Оглянуться, чтобы узнать, в чем дело и на чей нос нужно смотреть, я не мог. Искоса взглянул на нос Джоржа — он был в порядке, по крайней мере ничего особенного я не заметил. Тогда я опустил глаза, стараясь осмотреть собственный нос, — но тоже ничего экстраординарного не оказалось.

— Взгляните же на ваш нос, разиня! — заорал тот же голос.

И еще кто-то крикнул:

— Вытащите ваш нос, живее! Вы, двое с собакой!

Ни я, ни Джорж не решились повернуть голову. Фотограф уже установил аппарат и должен был приступить к съемке. Зачем они кричат? Какое им дело до наших носов? И откуда надо вытаскивать эти носы?

Но тут заорал уже весь шлюз, и чей-то громовой голос покрыл все остальные:

— Да оглянитесь же на лодку, вы, в красной и белой кепках! Скорее, не то придется фотографировать разве что ваши трупы!

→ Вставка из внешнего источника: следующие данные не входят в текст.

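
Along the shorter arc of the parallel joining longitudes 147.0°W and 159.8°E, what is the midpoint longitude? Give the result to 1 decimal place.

173.6°W

Signed shortest Δλ from -147.0° to +159.8° is -53.2°.
Midpoint longitude = -147.0° + (-53.2°)/2 = -147.0° − 26.6° = -173.6°.
(The naïve average (-147.0 + +159.8)/2 = 6.4° is on the wrong side of the globe.)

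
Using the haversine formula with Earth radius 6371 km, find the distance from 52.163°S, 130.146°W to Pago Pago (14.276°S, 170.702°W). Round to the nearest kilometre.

5530 km

Δλ = -170.702 − -130.146 = -40.556°.
Δφ = -14.276 − -52.163 = 37.887°.
a = sin²(Δφ/2) + cos φ₁ · cos φ₂ · sin²(Δλ/2) = 0.176793.
c = 2·atan2(√a, √(1−a)) = 0.86792 rad → d = 6371·c ≈ 5529.53 km.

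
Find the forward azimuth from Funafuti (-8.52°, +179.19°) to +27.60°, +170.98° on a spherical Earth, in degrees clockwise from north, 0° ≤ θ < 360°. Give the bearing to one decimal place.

347.9°

Δλ = 170.98 − 179.19 = -8.21°.
θ = atan2( sin Δλ · cos φ₂ , cos φ₁ · sin φ₂ − sin φ₁ · cos φ₂ · cos Δλ )
  = atan2(-0.12655, 0.58813) = -12.143° → normalised to [0°, 360°): 347.857°.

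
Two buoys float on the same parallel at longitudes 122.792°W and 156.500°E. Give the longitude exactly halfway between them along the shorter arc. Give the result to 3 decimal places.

Signed shortest Δλ from -122.792° to +156.500° is -80.708°.
Midpoint longitude = -122.792° + (-80.708°)/2 = -122.792° − 40.354° = -163.146°.
(The naïve average (-122.792 + +156.500)/2 = 16.854° is on the wrong side of the globe.)

163.146°W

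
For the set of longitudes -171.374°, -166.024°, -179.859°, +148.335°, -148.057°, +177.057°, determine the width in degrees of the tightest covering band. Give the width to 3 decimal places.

63.608°

Sort the longitudes: -179.859°, -171.374°, -166.024°, -148.057°, +148.335°, +177.057°.
Eastward gaps between consecutive values (wrapping around): 8.485°, 5.350°, 17.967°, 296.392°, 28.722°, 3.084°.
Largest gap = 296.392° ⇒ minimal covering band is its complement: 360° − 296.392° = 63.608°.
Band runs from +148.335° eastward to -148.057°, crossing the antimeridian.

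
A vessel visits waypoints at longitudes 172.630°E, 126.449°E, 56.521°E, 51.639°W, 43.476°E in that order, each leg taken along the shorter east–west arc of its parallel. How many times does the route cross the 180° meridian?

0

Leg 1: +172.630° → +126.449°, shortest Δλ = -46.181° (west) — does not cross 180°.
Leg 2: +126.449° → +56.521°, shortest Δλ = -69.928° (west) — does not cross 180°.
Leg 3: +56.521° → -51.639°, shortest Δλ = -108.16° (west) — does not cross 180°.
Leg 4: -51.639° → +43.476°, shortest Δλ = 95.115° (east) — does not cross 180°.
Total crossings: 0.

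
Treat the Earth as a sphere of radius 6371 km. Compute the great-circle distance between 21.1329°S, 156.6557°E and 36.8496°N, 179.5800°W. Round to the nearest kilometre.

Δλ = -179.5800 − 156.6557 = -336.2357°; wrapped into (−180°, 180°]: 23.7643°.
Δφ = 36.8496 − -21.1329 = 57.9825°.
a = sin²(Δφ/2) + cos φ₁ · cos φ₂ · sin²(Δλ/2) = 0.266554.
c = 2·atan2(√a, √(1−a)) = 1.08502 rad → d = 6371·c ≈ 6912.68 km.

6913 km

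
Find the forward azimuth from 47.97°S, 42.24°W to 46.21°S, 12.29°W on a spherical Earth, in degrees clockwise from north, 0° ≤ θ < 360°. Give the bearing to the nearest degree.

96°

Δλ = -12.29 − -42.24 = 29.95°.
θ = atan2( sin Δλ · cos φ₂ , cos φ₁ · sin φ₂ − sin φ₁ · cos φ₂ · cos Δλ )
  = atan2(0.34549, -0.03793) = 96.265° → normalised to [0°, 360°): 96.265°.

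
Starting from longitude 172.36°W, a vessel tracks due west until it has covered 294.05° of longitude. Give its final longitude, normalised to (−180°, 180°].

Start at -172.36°; shift −294.05° → -466.41°.
-466.41° lies outside (−180°, 180°]; add 360° → -106.41°.

106.41°W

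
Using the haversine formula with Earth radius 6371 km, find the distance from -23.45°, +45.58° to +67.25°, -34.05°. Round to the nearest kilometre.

Δλ = -34.05 − 45.58 = -79.63°.
Δφ = 67.25 − -23.45 = 90.70°.
a = sin²(Δφ/2) + cos φ₁ · cos φ₂ · sin²(Δλ/2) = 0.651564.
c = 2·atan2(√a, √(1−a)) = 1.87877 rad → d = 6371·c ≈ 11969.64 km.

11970 km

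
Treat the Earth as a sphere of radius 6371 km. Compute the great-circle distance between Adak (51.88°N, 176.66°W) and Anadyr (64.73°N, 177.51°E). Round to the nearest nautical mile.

Δλ = 177.51 − -176.66 = 354.17°; wrapped into (−180°, 180°]: -5.83°.
Δφ = 64.73 − 51.88 = 12.85°.
a = sin²(Δφ/2) + cos φ₁ · cos φ₂ · sin²(Δλ/2) = 0.013204.
c = 2·atan2(√a, √(1−a)) = 0.23032 rad → d = 6371·c ≈ 1467.39 km ≈ 792.33 nmi.

792 nmi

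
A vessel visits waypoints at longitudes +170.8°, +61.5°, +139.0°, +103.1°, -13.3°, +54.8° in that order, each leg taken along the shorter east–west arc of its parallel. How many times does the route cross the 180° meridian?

0

Leg 1: +170.8° → +61.5°, shortest Δλ = -109.3° (west) — does not cross 180°.
Leg 2: +61.5° → +139.0°, shortest Δλ = 77.5° (east) — does not cross 180°.
Leg 3: +139.0° → +103.1°, shortest Δλ = -35.9° (west) — does not cross 180°.
Leg 4: +103.1° → -13.3°, shortest Δλ = -116.4° (west) — does not cross 180°.
Leg 5: -13.3° → +54.8°, shortest Δλ = 68.1° (east) — does not cross 180°.
Total crossings: 0.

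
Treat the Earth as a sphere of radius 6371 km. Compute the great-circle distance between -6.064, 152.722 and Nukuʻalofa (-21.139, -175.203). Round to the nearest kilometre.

Δλ = -175.203 − 152.722 = -327.925°; wrapped into (−180°, 180°]: 32.075°.
Δφ = -21.139 − -6.064 = -15.075°.
a = sin²(Δφ/2) + cos φ₁ · cos φ₂ · sin²(Δλ/2) = 0.087996.
c = 2·atan2(√a, √(1−a)) = 0.60235 rad → d = 6371·c ≈ 3837.55 km.

3838 km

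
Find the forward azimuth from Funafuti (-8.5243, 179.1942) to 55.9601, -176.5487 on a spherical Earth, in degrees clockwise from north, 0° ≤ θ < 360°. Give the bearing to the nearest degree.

Δλ = -176.5487 − 179.1942 = -355.7429°; wrapped into (−180°, 180°]: 4.2571°.
θ = atan2( sin Δλ · cos φ₂ , cos φ₁ · sin φ₂ − sin φ₁ · cos φ₂ · cos Δλ )
  = atan2(0.04155, 0.90224) = 2.637° → normalised to [0°, 360°): 2.637°.

3°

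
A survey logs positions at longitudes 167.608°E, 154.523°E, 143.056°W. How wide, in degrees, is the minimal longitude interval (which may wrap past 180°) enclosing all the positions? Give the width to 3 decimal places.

62.421°

Sort the longitudes: -143.056°, +154.523°, +167.608°.
Eastward gaps between consecutive values (wrapping around): 297.579°, 13.085°, 49.336°.
Largest gap = 297.579° ⇒ minimal covering band is its complement: 360° − 297.579° = 62.421°.
Band runs from +154.523° eastward to -143.056°, crossing the antimeridian.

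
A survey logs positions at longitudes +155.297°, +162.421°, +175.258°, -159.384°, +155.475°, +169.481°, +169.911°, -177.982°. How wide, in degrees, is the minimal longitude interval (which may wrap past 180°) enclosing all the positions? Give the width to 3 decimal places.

Sort the longitudes: -177.982°, -159.384°, +155.297°, +155.475°, +162.421°, +169.481°, +169.911°, +175.258°.
Eastward gaps between consecutive values (wrapping around): 18.598°, 314.681°, 0.178°, 6.946°, 7.060°, 0.430°, 5.347°, 6.760°.
Largest gap = 314.681° ⇒ minimal covering band is its complement: 360° − 314.681° = 45.319°.
Band runs from +155.297° eastward to -159.384°, crossing the antimeridian.

45.319°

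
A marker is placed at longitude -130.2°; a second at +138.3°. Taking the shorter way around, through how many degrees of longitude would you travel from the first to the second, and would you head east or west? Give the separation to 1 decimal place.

Raw difference: 138.3 − -130.2 = 268.5°.
Normalise into (−180°, 180°]: 268.5° − 360° = -91.5°.
Negative ⇒ the second point lies to the west; separation 91.5°.

91.5° west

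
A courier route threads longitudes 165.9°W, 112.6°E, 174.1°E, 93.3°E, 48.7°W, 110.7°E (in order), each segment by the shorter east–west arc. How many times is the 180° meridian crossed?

1

Leg 1: -165.9° → +112.6°, shortest Δλ = -81.5° (west) — crosses 180°.
Leg 2: +112.6° → +174.1°, shortest Δλ = 61.5° (east) — does not cross 180°.
Leg 3: +174.1° → +93.3°, shortest Δλ = -80.8° (west) — does not cross 180°.
Leg 4: +93.3° → -48.7°, shortest Δλ = -142.0° (west) — does not cross 180°.
Leg 5: -48.7° → +110.7°, shortest Δλ = 159.4° (east) — does not cross 180°.
Total crossings: 1.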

Мы вынуждены были оглянуться — и увидели: нос нашей лодки завяз между бревнами шлюза, а все прибывающая вода грозит захлестнуть и перевернуть лодку. Еще минута, и мы бы опрокинулись. Быстрее мысли мы схватились за весла, изо всех сил уперлись в стену шлюза, освободили лодку и покатились вверх тормашками на дно.

Да-а, отнюдь не в изящном виде вышли мы на фотографии. Надо же было фотографу пустить в ход свою проклятую машину в тот самый момент, когда мы лежали навзничь, не понимая, где мы и что с нами, а две пары наших ног беспомощно болтались в воздухе!

Наши ноги, бесспорно, оказались главным объектом фотографии. Почти ничего остального не было видно, ибо ноги заняли весь передний план. Виднелись из-за них фрагменты других лодок и куски ландшафта, но все это выглядело так мизерно в сравнении с ногами, что остальная публика, увидев негатив, сконфузилась и отказалась от фотографий.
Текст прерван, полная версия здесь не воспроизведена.